As for how SCE will make use of these batteries, “We’re doing distribution deferral,” he said -- charging batteries at off-peak hours, then discharging them to bolster grid circuits that would otherwise require expensive upgrades to wires and transformers to manage peak loading conditions. But the utility also wants to keep the options open to use those batteries for other purposes, like selling their excess energy into grid markets, as new regulations open up that possibility, he said.

SCE has already done one distribution deferral battery project in Orange, Calif., but that demonstration project took a lot of advance planning. For this next round, the utility wants to be able to identify projects, procure batteries, and put them in place much faster, he said.   

“Everything downstream of the substation is very flexible,” he added. Utilities may identify distribution grid projects that seem like a good fit for energy storage two to three years in advance, but “some of those projects can get canceled, because the distribution planning team ended up finding better, lower-cost solutions.”

“What we were thinking is, if we moved to projects that are closer to deployment -- one to two years away or even one year away -- we will get to projects that are a lot further along” in the planning process, he said. That’s important, because the closer that SCE gets to pulling the trigger on a distribution upgrade project, the more clarity it has on how much its different options will cost.

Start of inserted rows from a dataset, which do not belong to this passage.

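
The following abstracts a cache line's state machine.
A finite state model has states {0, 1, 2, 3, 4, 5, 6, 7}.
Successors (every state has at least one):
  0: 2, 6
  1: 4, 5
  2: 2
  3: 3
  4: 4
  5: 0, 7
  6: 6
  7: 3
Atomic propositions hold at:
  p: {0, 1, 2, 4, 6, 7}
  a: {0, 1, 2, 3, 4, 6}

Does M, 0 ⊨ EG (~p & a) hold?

Sat(~p) = {3, 5}
Sat(~p & a) = {3}
EG (~p & a): greatest fixpoint, start Z0 = {3}, keep only states in Sat with some successor in Z. Already a fixed point.
Sat(EG (~p & a)) = {3}
0 ∉ Sat(EG (~p & a)) = {3}, so the formula does not hold at 0.

No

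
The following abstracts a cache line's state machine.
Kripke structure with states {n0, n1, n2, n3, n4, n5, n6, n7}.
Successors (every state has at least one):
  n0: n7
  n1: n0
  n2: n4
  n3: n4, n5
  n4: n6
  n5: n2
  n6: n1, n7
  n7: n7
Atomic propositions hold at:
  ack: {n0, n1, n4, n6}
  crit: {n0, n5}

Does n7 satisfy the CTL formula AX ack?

No

Sat(AX ack) = {s : every successor in {n0, n1, n4, n6}} = {n1, n2, n4}
n7 ∉ Sat(AX ack) = {n1, n2, n4}, so the formula does not hold at n7.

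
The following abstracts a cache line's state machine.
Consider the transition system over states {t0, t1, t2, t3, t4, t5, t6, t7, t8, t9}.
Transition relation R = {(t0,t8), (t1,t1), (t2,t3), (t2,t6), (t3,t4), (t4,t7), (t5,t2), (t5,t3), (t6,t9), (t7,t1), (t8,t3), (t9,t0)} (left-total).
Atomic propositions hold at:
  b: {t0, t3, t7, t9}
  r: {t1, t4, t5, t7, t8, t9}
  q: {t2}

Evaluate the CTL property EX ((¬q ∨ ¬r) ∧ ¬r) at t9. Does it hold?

Yes

Sat(¬q) = {t0, t1, t3, t4, t5, t6, t7, t8, t9}
Sat(¬r) = {t0, t2, t3, t6}
Sat(¬q ∨ ¬r) = {t0, t1, t2, t3, t4, t5, t6, t7, t8, t9}
Sat((¬q ∨ ¬r) ∧ ¬r) = {t0, t2, t3, t6}
Sat(EX ((¬q ∨ ¬r) ∧ ¬r)) = {s : some successor in {t0, t2, t3, t6}} = {t2, t5, t8, t9}
t9 ∈ Sat(EX ((¬q ∨ ¬r) ∧ ¬r)) = {t2, t5, t8, t9}, so the formula holds at t9.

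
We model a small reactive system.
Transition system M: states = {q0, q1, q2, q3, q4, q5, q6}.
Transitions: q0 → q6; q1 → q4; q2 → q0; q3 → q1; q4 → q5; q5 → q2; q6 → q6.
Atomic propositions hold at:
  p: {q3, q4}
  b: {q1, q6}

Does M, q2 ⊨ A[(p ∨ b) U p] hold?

No

Sat(p ∨ b) = {q1, q3, q4, q6}
A[(p ∨ b) U p]: least fixpoint, start Z0 = Sat(p) = {q3, q4}, add states in Sat(p ∨ b) with every successor in Z. Z1 = {q1, q3, q4}; fixed.
Sat(A[(p ∨ b) U p]) = {q1, q3, q4}
q2 ∉ Sat(A[(p ∨ b) U p]) = {q1, q3, q4}, so the formula does not hold at q2.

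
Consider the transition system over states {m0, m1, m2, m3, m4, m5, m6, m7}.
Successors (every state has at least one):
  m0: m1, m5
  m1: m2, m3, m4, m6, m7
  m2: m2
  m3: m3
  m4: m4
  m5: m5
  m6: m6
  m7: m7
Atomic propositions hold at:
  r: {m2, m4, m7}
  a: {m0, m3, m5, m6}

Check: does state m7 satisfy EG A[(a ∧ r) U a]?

Sat(a ∧ r) = ∅
A[(a ∧ r) U a]: least fixpoint, start Z0 = Sat(a) = {m0, m3, m5, m6}, add states in Sat(a ∧ r) with every successor in Z. Already a fixed point.
Sat(A[(a ∧ r) U a]) = {m0, m3, m5, m6}
EG A[(a ∧ r) U a]: greatest fixpoint, start Z0 = {m0, m3, m5, m6}, keep only states in Sat with some successor in Z. Already a fixed point.
Sat(EG A[(a ∧ r) U a]) = {m0, m3, m5, m6}
m7 ∉ Sat(EG A[(a ∧ r) U a]) = {m0, m3, m5, m6}, so the formula does not hold at m7.

No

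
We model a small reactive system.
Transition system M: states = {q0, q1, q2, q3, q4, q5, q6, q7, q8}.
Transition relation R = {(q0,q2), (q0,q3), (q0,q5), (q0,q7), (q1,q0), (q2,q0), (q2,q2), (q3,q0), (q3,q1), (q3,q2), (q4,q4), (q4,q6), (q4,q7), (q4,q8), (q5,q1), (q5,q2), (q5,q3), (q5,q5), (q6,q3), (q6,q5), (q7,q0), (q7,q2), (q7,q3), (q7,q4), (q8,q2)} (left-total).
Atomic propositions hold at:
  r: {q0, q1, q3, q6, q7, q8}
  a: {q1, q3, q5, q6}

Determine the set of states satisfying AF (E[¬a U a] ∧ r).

Sat(¬a) = {q0, q2, q4, q7, q8}
E[¬a U a]: least fixpoint, start Z0 = Sat(a) = {q1, q3, q5, q6}, add states in Sat(¬a) with some successor in Z. Z1 = {q0, q1, q3, q4, q5, q6, q7}; Z2 = {q0, q1, q2, q3, q4, q5, q6, q7}; Z3 = {q0, q1, q2, q3, q4, q5, q6, q7, q8}; fixed.
Sat(E[¬a U a]) = {q0, q1, q2, q3, q4, q5, q6, q7, q8}
Sat(E[¬a U a] ∧ r) = {q0, q1, q3, q6, q7, q8}
AF (E[¬a U a] ∧ r): least fixpoint, start Z0 = {q0, q1, q3, q6, q7, q8}, add states with every successor in Z. Already a fixed point.
Sat(AF (E[¬a U a] ∧ r)) = {q0, q1, q3, q6, q7, q8}

{q0, q1, q3, q6, q7, q8}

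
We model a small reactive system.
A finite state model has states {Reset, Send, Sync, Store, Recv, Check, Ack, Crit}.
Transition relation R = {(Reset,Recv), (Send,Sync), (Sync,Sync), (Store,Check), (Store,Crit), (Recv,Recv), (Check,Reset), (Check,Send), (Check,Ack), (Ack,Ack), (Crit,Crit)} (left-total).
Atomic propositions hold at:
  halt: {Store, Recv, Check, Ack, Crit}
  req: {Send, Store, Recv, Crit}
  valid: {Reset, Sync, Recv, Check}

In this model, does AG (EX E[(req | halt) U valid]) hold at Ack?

No

Sat(req | halt) = {Send, Store, Recv, Check, Ack, Crit}
E[(req | halt) U valid]: least fixpoint, start Z0 = Sat(valid) = {Reset, Sync, Recv, Check}, add states in Sat(req | halt) with some successor in Z. Z1 = {Reset, Send, Sync, Store, Recv, Check}; fixed.
Sat(E[(req | halt) U valid]) = {Reset, Send, Sync, Store, Recv, Check}
Sat(EX E[(req | halt) U valid]) = {s : some successor in {Reset, Send, Sync, Store, Recv, Check}} = {Reset, Send, Sync, Store, Recv, Check}
AG (EX E[(req | halt) U valid]): greatest fixpoint, start Z0 = {Reset, Send, Sync, Store, Recv, Check}, keep only states in Sat with every successor in Z. Z1 = {Reset, Send, Sync, Recv}; fixed.
Sat(AG (EX E[(req | halt) U valid])) = {Reset, Send, Sync, Recv}
Ack ∉ Sat(AG (EX E[(req | halt) U valid])) = {Reset, Send, Sync, Recv}, so the formula does not hold at Ack.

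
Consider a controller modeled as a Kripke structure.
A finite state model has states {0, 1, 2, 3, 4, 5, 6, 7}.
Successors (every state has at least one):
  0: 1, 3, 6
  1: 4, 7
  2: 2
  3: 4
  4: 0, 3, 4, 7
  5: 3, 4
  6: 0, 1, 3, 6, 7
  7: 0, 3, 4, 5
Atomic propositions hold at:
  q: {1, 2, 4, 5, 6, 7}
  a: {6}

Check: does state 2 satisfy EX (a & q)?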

“From a price standpoint, energy storage can only compete with some of the more expensive distribution system upgrades that tend to take 18 to 24 months,” he said. On the other hand, “if we had unexpected load growth, or derating of the current system, and we’d like to solve that problem before our next summer peak, but the non-storage upgrade takes until the following summer peak -- we could solve that problem with a storage upgrade,” he said.

These are the kinds of less-than-sexy yet critical concerns that could have a profound effect on just how quickly grid-scale batteries can become cost-competitive alternatives for distribution grid projects. And California could see a lot more call for storage to serve these needs, under the new distribution resource plans (DRPs) that the state’s big three utilities have just submitted.  

Each of California’s big utilities, including SCE, have analyzed how much distributed energy resources (DERs), including storage, could be added to its distribution circuits under these DRPs. They’re also seeking regulator permission to test a combination of batteries and rooftop solar, on-site generators, demand response, building energy management and microgrid control systems to prove out how third-party DERs should be valued as grid assets.

These are part of the ongoing debates about how much grid storage should be owned by utilities versus third parties, how different classes of systems should be allowed to earn revenues for the services they provide, and other issues that are coming to the fore as grid-scale storage. But amidst all these policy issues, there’s little doubt that the industry would be well served by moving to a business model that can see products quickly deployed and easily integrated into a variety of grid configurations.